“We can now see a CME from the time it leaves the solar surface until it reaches Earth, and we can reconstruct the event in 3D directly from the images,” said Angelos Vourlidas, a solar physicist at the Naval Research Laboratory, Washington, and project scientist for the Sun Earth Connection Coronal and Heliospheric Investigation aboard STEREO. In the video above, see some of the 3-D imagery, and hear Vourlidas talk about about the new findings.
CMEs spew billions of tons of plasma into space at thousands of miles per hour and carry some of the sun’s magnetic field with it. These solar storm clouds create a shock wave and a large, moving disturbance in the solar system. The shock can accelerate some of the particles in space to high energies, a form of “solar cosmic rays” that can be hazardous to spacecraft and astronauts. The CME material, which arrives days later, can disrupt Earth’s magnetic field, or magnetosphere, and upper atmosphere.

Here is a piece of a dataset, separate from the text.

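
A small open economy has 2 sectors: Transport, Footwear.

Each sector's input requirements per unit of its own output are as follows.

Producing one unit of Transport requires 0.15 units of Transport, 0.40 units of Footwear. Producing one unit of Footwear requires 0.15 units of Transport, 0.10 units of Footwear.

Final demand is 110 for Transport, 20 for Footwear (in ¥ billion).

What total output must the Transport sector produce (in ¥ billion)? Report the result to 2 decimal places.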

STEREO consists of two nearly identical observatories that make simultaneous observations of CMEs from two different vantage points. One observatory ‘leads’ Earth in its orbit around the sun, while the other observatory ‘trails’ the planet. STEREO’s two vantage points provide a unique view of the anatomy of a solar storm as it evolves and travels toward Earth. Once the CME arrives at the orbit of Earth, sensors on the satellites take in situ measurements of the solar storm cloud, providing a “ground truth” between what was seen at a distance and what is real inside the CME.
The combination is providing solar physicists with the most complete understanding to date of the inner workings of these storms. It also represents a big step toward predicting when and how the impact will be felt at Earth. The separation angle between the satellites affords researchers to track a CME in three dimensions, something they have done several times in the past few years as they have learned to use this new space weather tool.

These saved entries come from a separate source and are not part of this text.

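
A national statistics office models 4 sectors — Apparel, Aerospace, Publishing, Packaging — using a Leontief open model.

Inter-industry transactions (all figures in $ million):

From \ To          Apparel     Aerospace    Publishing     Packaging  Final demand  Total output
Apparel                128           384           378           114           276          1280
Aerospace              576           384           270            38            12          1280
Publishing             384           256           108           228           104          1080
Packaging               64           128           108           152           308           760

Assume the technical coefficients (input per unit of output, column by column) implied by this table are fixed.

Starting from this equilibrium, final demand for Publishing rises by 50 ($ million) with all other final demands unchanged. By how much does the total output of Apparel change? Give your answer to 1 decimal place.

Technical coefficients a_ij = z_ij / X_j:
  a_11 = 128/1280 = 0.10, a_21 = 576/1280 = 0.45, a_31 = 384/1280 = 0.30, a_41 = 64/1280 = 0.05
  a_12 = 384/1280 = 0.30, a_22 = 384/1280 = 0.30, a_32 = 256/1280 = 0.20, a_42 = 128/1280 = 0.10
  a_13 = 378/1080 = 0.35, a_23 = 270/1080 = 0.25, a_33 = 108/1080 = 0.10, a_43 = 108/1080 = 0.10
  a_14 = 114/760 = 0.15, a_24 = 38/760 = 0.05, a_34 = 228/760 = 0.30, a_44 = 152/760 = 0.20
I − A =
  [   0.90    -0.30    -0.35    -0.15]
  [  -0.45     0.70    -0.25    -0.05]
  [  -0.30    -0.20     0.90    -0.30]
  [  -0.05    -0.10    -0.10     0.80]
Compute the cofactors C_ij = (−1)^(i+j)·(3×3 minor ij) of I−A; the adjugate is their transpose:
adj(I−A) = Cᵀ =
  [ 0.43000   0.29000   0.27000   0.20000]
  [ 0.37800   0.52050   0.31625   0.22200]
  [ 0.26300   0.25050   0.37875   0.20700]
  [ 0.10700   0.11450   0.10375   0.27300]
det(I−A) = Σ_j (I−A)_1j·C_1j = (0.90)(0.43000) + (-0.30)(0.37800) + (-0.35)(0.26300) + (-0.15)(0.10700) = 0.1655
(I − A)⁻¹ = adj(I−A) / det(I−A) ≈
  [   2.5982     1.7523     1.6314     1.2085]
  [   2.2840     3.1450     1.9109     1.3414]
  [   1.5891     1.5136     2.2885     1.2508]
  [   0.6465     0.6918     0.6269     1.6495]
Δx = (I − A)⁻¹ Δd with Δd having +50 in the Publishing component and 0 elsewhere.
So Δx_1 = L_13 · (+50), where L_13 = adj(I−A)_13 / det(I−A) = 0.27000 / 0.1655.
Δx_1 = 0.27000 × (+50) / 0.1655 = 13.50 / 0.1655 ≈ 81.6.

Δx_1 = 81.6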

“The in situ measurements from STEREO and other near-Earth spacecraft link the physical properties of the escaping CME to the remote images,” said Antoinette “Toni” Galvin, a solar physicist at the University of New Hampshire, and the principal investigator on STEREO’s Plasma and Suprathermal Ion Composition (PLASTIC) instrument. “This helps us to understand how the internal structure of the CME was formed and to better predict its impact on Earth.”
Until now, CMEs could be imaged near the sun but the next measurements had to wait until the CME cloud arrived at Earth three to seven days later. STEREO’s real-time images and measurements give scientists a slew of information—speed, direction, and velocity—of a CME days sooner than with previous methods. As a result, more time is available for power companies and satellite operators to prepare for potentially damaging solar storms.
Much like a hurricane’s destructive force depends on its direction, size, and speed, the seriousness of a CME’s effects depends on its size and speed, as well as whether it makes a direct or oblique hit across Earth’s orbit.
CMEs disturb the space dominated by Earth’s magnetic field. Disruptions to the magnetosphere can trigger the brightly colored, dancing lights known as auroras, or Northern and Southern Lights. While these displays are harmless, they indicate that Earth’s upper atmosphere and ionosphere are in turmoil.
Sun storms can interfere with communications between ground stations and satellites, airplane pilots, and astronauts. Radio noise from a storm can also disrupt cell phone service. Disturbances in the ionosphere caused by CMEs can distort the accuracy of Global Positioning System (GPS) navigation and, in extreme cases, induce stray electrical currents in long cables and power transformers on the ground.
The twin STEREO spacecraft were launched October 25, 2006, into Earth’s orbit around the sun.